To protest against the transportation, 200 residents from Kungliao and neighboring Shuanghsi township yesterday gathered in front of the controversial plant, saying that Taiwan should refuse to take the defective product.
Shouting slogans such as "bad quality" and "refund it," residents accused the government of importing the reactor at the risk of people's lives.
"We residents should be entitled to live free from fear," Wu Wen-tung (
Activists displayed a list of nuclear accidents involving ABWR, saying that Taipower should not keep lying by saying that the reactor to be installed is the most advanced in the world.
DPP Legislator Eugene Jao (趙永清) said that the effects of operating the reactor were unknown because Taipower intended to run it using new control methods.
Taipower officials said that residents are overly anxious.
"We will examine the reactor and related equipment carefully and test its operations for at least six months," said Lin Yuan-te (林源得), Taipower's deputy manager for the Lungmen Construction Office in Kungliao.
Today, two derrick cranes will move the heavy reactor and its related equipment to a trailer with 360 wheels on the pier.

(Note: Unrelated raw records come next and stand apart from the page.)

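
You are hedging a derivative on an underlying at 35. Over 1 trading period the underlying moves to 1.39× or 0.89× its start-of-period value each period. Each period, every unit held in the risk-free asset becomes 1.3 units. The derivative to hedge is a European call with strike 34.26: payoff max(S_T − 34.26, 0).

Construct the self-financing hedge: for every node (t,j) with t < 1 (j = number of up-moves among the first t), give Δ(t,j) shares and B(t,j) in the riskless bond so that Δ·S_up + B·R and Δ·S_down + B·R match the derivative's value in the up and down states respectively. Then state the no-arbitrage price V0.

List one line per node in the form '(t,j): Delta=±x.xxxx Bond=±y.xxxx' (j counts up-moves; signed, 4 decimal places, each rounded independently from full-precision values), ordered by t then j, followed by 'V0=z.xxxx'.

(0,0): Delta=0.8223 Bond=-19.7032
V0=9.0768

Under the risk-neutral measure, an up-move has probability p* = (R−d)/(u−d) = 0.8200 and values discount at R = 1.3.
Terminal payoffs: V(1,0)=0.0000, V(1,1)=14.3900
Node (0,0) S=35.0000: V=(p*·14.3900+(1−p*)·0.0000)/1.3=9.0768; Δ=(14.3900−0.0000)/(48.6500−31.1500)=0.8223; B=V−Δ·S=-19.7032
Self-financing check: at every node Δ·S+B equals the discounted successor values.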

The process of moving the trailer to the plant will take operators about 40 minutes.
Today, a fleet sent by the Coast Guard Administration and police officers will work to prevent any difficulties during the process of transporting the reactor, which costs NT$ 1.2 billion.
According to Taipower, the reactor, which had been stored in Japan for two years, will be placed in a warehouse temporarily.
The reactor will not be installed until the completion of engineering of the reactor's pedestal is completed in the middle of next year.
"The arrival of the reactor makes it possible for us to launch the plant's commercial operation in July 2006," Lin said.
Lin said about 47 percent of the plant project had been completed.